SIMA: Google DeepMind's AI that can perform tasks in 3D Games

Google DeepMind has released ground-breaking research that shows an AI agent that can execute a variety of tasks in 3D games that it has never seen before.

Kapish Khajuria
New Update

Google DeepMind has released ground-breaking research that shows an AI agent that can execute a variety of tasks in 3D games that it has never seen before. While DeepMind has previously concentrated on creating artificial intelligence (AI) models for games like chess and goes as well as learning games without explicit rule instruction, this is the first time an AI agent has proven to be capable of comprehending different gaming environments and carrying out tasks using instructions in natural language.


What is Google DeepMind?

Google DeepMind is a London-based artificial intelligence research lab acquired by Google in 2014. It is famous for its work in developing deep learning algorithms and applying them to various domains, including healthcare, gaming, robotics, and more. DeepMind gained widespread attention with its AlphaGo program, which defeated a world champion Go player in 2016, marking a significant milestone in AI research.

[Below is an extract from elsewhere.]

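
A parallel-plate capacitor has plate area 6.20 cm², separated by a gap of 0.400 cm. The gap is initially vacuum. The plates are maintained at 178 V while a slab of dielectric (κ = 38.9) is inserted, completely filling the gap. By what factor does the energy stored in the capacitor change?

38.9

Battery connected ⇒ V is held fixed.
C₂ = 38.9 C₁ and U = ½CV², so U₂/U₁ = C₂/C₁ = 38.9.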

Since then, DeepMind has continued to push the boundaries of artificial intelligence, exploring areas such as reinforcement learning, neural network architectures, and multi-agent systems. Its research often focuses on creating algorithms that can learn to perform complex tasks by themselves, with minimal human intervention. DeepMind's ultimate goal is to develop artificial general intelligence (AGI), which would be capable of solving a wide range of intellectual tasks at a human level or beyond.


What exactly does Google DeepMind's SIMA AI do?

By collaborating with game studios like Hello Games (No Man's Sky), Tuxedo Labs (Teardown), and Coffee Stain (Valheim and Goat Simulator 3), DeepMind trained the Scalable Instructable Multiworld Agent (SIMA) on nine distinct games. Furthermore, they utilized four research environments, including one constructed in Unity where agents are tasked with creating sculptures using building blocks.

This approach provided SIMA, described as "a generalist AI agent for 3D virtual settings," with a diverse array of environments, visual styles, and perspectives, ranging from first- to third-person. Each game within SIMA's repertoire presents a unique interactive world with various skills to master, such as navigation, resource mining, spaceship piloting, and item crafting.


How does it function?

DeepMind researchers emphasized that mastering the ability to follow instructions for such tasks across different video game environments could lead to the development of more adaptable AI agents capable of operating effectively in any setting. To train SIMA, researchers observed human gameplay and recorded the keyboard and mouse inputs used to perform actions. This data was then used to train SIMA, which employs "precise image-language mapping and a video model predicting on-screen actions."

As a result, SIMA can comprehend diverse environments and perform tasks to achieve specific objectives. Importantly, SIMA does not require access to a game's source code or API; it operates on commercial versions of games and only needs two inputs: on-screen visuals and user instructions. By using the same keyboard and mouse input method as humans, DeepMind asserts that SIMA can function in virtually any virtual environment. The performance evaluation of SIMA focuses on hundreds of basic skills that can be executed within short timeframes across various categories.


DeepMind's future projects in AI

DeepMind's ultimate objective is to enable agents to perform more complex, multi-stage tasks based on natural-language prompts, such as "find resources and build a camp." Regarding performance, SIMA has shown promising results across multiple training criteria. For instance, an agent trained in all nine games significantly outperformed an agent trained in just one game.

Additionally, an SIMA agent trained on eight games performed nearly as well as an agent trained solely on the ninth game, indicating SIMA's ability to generalize beyond its training. However, language input is crucial for SIMA to achieve true success.

DeepMind notes that although the initial findings are encouraging, more study is necessary to improve SIMA's functionality and generalizability. The team plans to improve the agent's comprehension and capacity to carry out increasingly complicated activities in subsequent rounds. Ultimately, they hope to create artificial intelligence (AI) systems that are safe and capable of carrying out a variety of jobs to support people both online and offline.